Around the last weeks, the Federal Courts in Vermont have a series of decisions that favor non -citizens trapped in the repression of immigration of President Trump.

On May 9, Tufts doctoral student, Rumeysa Ozturb, was released from the arrest by order of a judge, William K. Sessions III, who said that her continuous detention could relate “the speech of the millions and millions of people in this country of individuals of individuals from individuals of

And on April 30, Judge Geoffrey W. Crawford ordered the release of Mohsen Mahdawi, a student organizer at Columbia University who was arrested by immigration authorities who verified an interview for his naturalization. Both Mrs. Ozturb and Mr. Mahdawi were pointed out because they had vocally protested from Israel’s military campaign in Gaza.

The case of Mrs. Petrova has no team base in any political activism. But Massachusetts Attorney, Andrea Joy Campbell, who presented an Amicus letter in the case, said the arrest of Mrs. Petrova, such as Mrs. Ozturb, represented “misuse of reckless and cruel power to punish and terrorize non -citizens of the academic community.”

Mrs. Campbell argued that international students provide significant income to Massachusetts, and that by creating “an atmosphere of fear”, the Trump administration has threatened the state’s economy.

Mrs. Petrova’s lawyer, Gregory Romanowsky, has argued that customs officials crossed their authority revoking their visa.

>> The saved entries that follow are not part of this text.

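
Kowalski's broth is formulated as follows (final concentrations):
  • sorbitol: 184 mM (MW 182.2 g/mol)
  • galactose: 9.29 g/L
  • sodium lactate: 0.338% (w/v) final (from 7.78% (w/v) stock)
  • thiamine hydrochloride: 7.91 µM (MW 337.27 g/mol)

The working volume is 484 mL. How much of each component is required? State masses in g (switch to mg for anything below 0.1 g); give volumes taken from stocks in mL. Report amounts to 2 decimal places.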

The Customs Customs officials can, in some cases, determine that an individual is inadmissible, he said, must identify the legal motives to do so, as criminal or conerns health activities. He said not to declare scientific samples did not meet that test.

“It shouldn’t make it more inadmissible than cutting in front of the line when I was waiting to be inspected,” Romanowsky said. “What the government is doing is:” If you are an immigrant or a non -citizen and you are not in your best behavior, we will punish you. We will use several immigration provisions to get rid of you. “

Adam Sychla, a postdoctoral research fellow organized by a group of approximately 20 Harvard students and members of the Faculty who traveled from Cambridge to the Burlington Palacery, VT. He never had Mrs. Petrova, but he had immediately decided to make the trip.

“Whether you know it personally or not, it is irrelevant,” he added. “I could easily be here last week to start collaboration. Instead, Kseniia is being unjustly arrested.”

Miles J. Herszenhorn contributed to report from Cambridge, Mass.